Irrespective of the type of bear market, once a bull run is confirmed, a post-high five move tends to take place. On average, the S & P 500 experienced a gain of 5% over the following two to two-and-a-half months. However, after this initial surge, the index has historically encountered a decline ranging from 6.8% to 8.7%, depending on the severity of the preceding bear market. Stovall emphasizes that although these subsequent declines varied in depth, none of them evolved into a new bear market.

While the S & P 500’s record high is a significant achievement, Stovall acknowledges the possibility of market consolidation shortly after reaching this milestone. He points out four instances in market history when equities pulled back within two weeks of a record. Moreover, for investors to have sustained confidence, the market’s gains must extend to other sectors. Stovall notes that the S & P MidCap 400, S & P SmallCap 600, and Russell 2000 are all more than 10% below their previous record highs. Therefore, a continued climb through January for these sectors would trigger a positive full-year expectation, thereby putting investors’ minds at ease.

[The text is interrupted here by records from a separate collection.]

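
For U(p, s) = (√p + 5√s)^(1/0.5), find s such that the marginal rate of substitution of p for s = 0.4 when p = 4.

For CES with ρ = 0.5, MRS = (1/5)·√(s/p).
Setting (1/5)·√(s/4) = 0.4 gives √(s/4) = 2, so s/4 = 4 and s = 16.

s = 16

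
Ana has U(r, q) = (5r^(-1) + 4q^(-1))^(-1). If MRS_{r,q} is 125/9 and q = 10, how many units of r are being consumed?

For CES with ρ = -1, MRS = (5/4)·(q/r)^2.
Setting (5/4)·(10/r)^2 = 125/9 gives (10/r)^2 = 100/9, so 10/r = 10/3 and r = 3.

r = 3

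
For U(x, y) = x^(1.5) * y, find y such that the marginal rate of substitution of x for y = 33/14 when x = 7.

MU_x = 1.5·√x·y and MU_y = x^(1.5).
MRS = MU_x/MU_y = (1.5)·y/x.
Substitute x = 7: MRS = y/(14/3). Setting y/(14/3) = 33/14 gives y = (33/14)·(14/3) = 11.

y = 11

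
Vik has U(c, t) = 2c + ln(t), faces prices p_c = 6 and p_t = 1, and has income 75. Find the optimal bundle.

MU_c = 2, MU_t = 1/t.
MRS = 2 ÷ (1/t).
Tangency: set MRS = p_c/p_t = 6/1 = 6.
MRS depends only on t: 2·t = 6 ⇒ t* = 6/2 = 3.
From the budget, 6·c = 75 − 1·3 = 72, so c* = 12.

c* = 12, t* = 3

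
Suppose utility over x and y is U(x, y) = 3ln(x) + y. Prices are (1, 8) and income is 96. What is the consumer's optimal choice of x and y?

MU_x = 3/x, MU_y = 1.
MRS = 3/x ÷ 1.
Tangency: set MRS = p_x/p_y = 1/8 = 0.125.
MRS depends only on x: 3/x = 0.125 ⇒ x* = 3/0.125 = 24.
From the budget, 8·y = 96 − 1·24 = 72, so y* = 9.

x* = 24, y* = 9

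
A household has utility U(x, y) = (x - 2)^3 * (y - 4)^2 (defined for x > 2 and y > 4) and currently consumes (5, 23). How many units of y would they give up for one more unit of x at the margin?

MRS = 9.5

MU_x = 3·(x−2)^2·(y−4)^2, MU_y = 2·(x−2)^3·(y−4).
MRS = (3/2)·(y−4)/(x−2).
At (5, 23): MRS = 9.5.
So at (5, 23) the consumer would give up 9.5 units of y for one more unit of x.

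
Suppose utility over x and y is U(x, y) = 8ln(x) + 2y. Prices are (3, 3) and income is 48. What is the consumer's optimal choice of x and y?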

As the S & P 500 remains in the bull market territory, investors eagerly await further gains. The recent achievement of surpassing the previous record high is a positive indicator, which has historically been associated with subsequent advances. While some market consolidation and sector extension could be anticipated, the overall trajectory appears optimistic. As investors navigate the ever-changing market landscape, keeping a close eye on the performance of various sectors will be crucial in determining the sustainability of this bull market.